MLS

The Night At Nippert No One Will Forget

The Bailey

FC Cincinnati began at a high-top table and with five wooden chairs inside Jeff Berding’s kitchen. Future dreams and goals were written on a legal pad.


Sunday night, the club played its MLS home opener before a sold-out crowd. Only four years separated the start to now.


Everything the Orange and Blue – and most importantly, the fans – have achieved is simply remarkable. That the club continues to outdo itself reiterates how far soccer has come in this city.


But Sunday night was at its peak.


For years, dreams were about MLS nights at Nippert Stadium. One finally happened ­– and was better than anyone could’ve hoped for.


The stadium has never been louder for a soccer match. From the opening whistle to the last, chants echoed in the lower bowl, backed by rhythmic drum beats. The air smelled like sulfur from goal celebrations and the players reminded everyone why they originally fell in love with the club: a sense of pride, happiness and belonging.


FC Cincinnati belong in MLS.


The crowd deserves praise. Supporters don’t need to hear outside compliments from European clubs and coaches to know what they have is special. They already know. Instead, what happens going forward is for the rest of MLS, the country and the international soccer audience to see, too.


Before kickoff, fans poured through Clifton streets singing while holding banners and scarves. Eventually, Commissioner Don Garber joined the Supporters’ March and praised the atmosphere.


“If it wasn’t for the stadium, for The Bailey, FC Cincinnati wouldn’t have been in Major League Soccer,” Garber said.


It’s a safe bet that MLS is just as happy FCC is in the league as the club is excited for its new home.


Once the match started, the party continued and reached a fever pitch in the 15th minute when Leo Bertone’s free kick dropped into the path of a sprinting Kendall Waston.
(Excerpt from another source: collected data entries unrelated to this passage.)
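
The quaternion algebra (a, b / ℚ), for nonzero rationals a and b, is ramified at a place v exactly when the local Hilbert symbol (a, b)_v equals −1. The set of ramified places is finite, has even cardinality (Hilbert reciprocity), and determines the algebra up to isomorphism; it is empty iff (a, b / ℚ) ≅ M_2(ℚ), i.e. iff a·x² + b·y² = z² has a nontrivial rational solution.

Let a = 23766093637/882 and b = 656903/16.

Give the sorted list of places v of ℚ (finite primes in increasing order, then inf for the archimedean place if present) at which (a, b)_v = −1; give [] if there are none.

(a, b) ≡ (26, 23) mod (ℚ^×)²; places V = {2, 3, 7, 11, 13, 23, ∞}.
(a,b)_23: α=2, u≡3; β=1, v≡4 (mod 23); (3|23)=+1, (4|23)=+1; sign (−1)^0·+1^1·+1^2 = +1.
(a,b)_∞: sgn(26)=+, sgn(23)=+, so +1.
(a,b)_3: α=-2, u≡2; β=0, v≡2 (mod 3); (2|3)=-1, (2|3)=-1; sign (−1)^0·-1^0·-1^-2 = +1.
(a,b)_2: α=-1, β=-4; u≡5, v≡7 (mod 8); ε(u)ε(v)=0·1, αω(v)=-1·0, βω(u)=-4·1; sum ≡ 0  ⇒  +1.
(a,b)_7: α=-2, u≡5; β=0, v≡1 (mod 7); (5|7)=-1, (1|7)=+1; sign (−1)^0·-1^0·+1^-2 = +1.
(a,b)_11: α=2, u≡5; β=0, v≡1 (mod 11); (5|11)=+1, (1|11)=+1; sign (−1)^0·+1^0·+1^2 = +1.
(a,b)_13: α=5, u≡8; β=4, v≡12 (mod 13); (8|13)=-1, (12|13)=+1; sign (−1)^0·-1^4·+1^5 = +1.
Ram(a, b) = ∅: the form 26·x² + 23·y² − z² is isotropic over every ℚ_v, so by Hasse–Minkowski it is isotropic over ℚ.

[]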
The captain and center back thumped the ball in with a back-post header for the first goal at Nippert in MLS history.


It was a storybook start that kept getting better.

The Night At Nippert No One Will Forget -

In the second half, Allan Cruz scored with a cheeky backheel in front of The Bailey. Two minutes later, Cincinnati scored again when Mathieu Deplagne first-timed a Darren Mattocks cross.


3-0. The rout began and the romp raged on.


For an FC Cincinnati side that was pummeled 4-1 in the season opener at Seattle Sounders FC, the club’s response was battering the Portland Timbers in the home opener.


“That was the performance I was looking for for this city,” said Cincinnati-native and center back Nick Hagglund. “It’s what the city deserved, and I was just really proud that we got to give it to them.”


There’s no downplaying what happened Sunday night. Off the field was a party, of course. But it carried over onto the pitch.


The Orange and Blue toyed with the reigning MLS Western Conference champions. The passing was fluid and attacking chances flowed. It was gleeful.


“I’m glad we could reward the city and our fans in a game that was very, very special to this community with a great performance and, honestly, a huge three points,” FCC Head Coach Alan Koch said. “Our fans are the reasons why we are where we are today. I’m glad we could give them that sort of performance.”


What made Sunday more special, though, was its significance.


The new dream is for every home match to replicate that sound and fury moving forward. Maybe that seems unrealistic. But then again, so is building an MLS team from scratch in four years.


The home opener was celebratory because FC Cincinnati had finally arrived at the place where they always wanted to go.


And once they got there, something marvelous and unexpected happened: it was even better than we always dreamed it would be.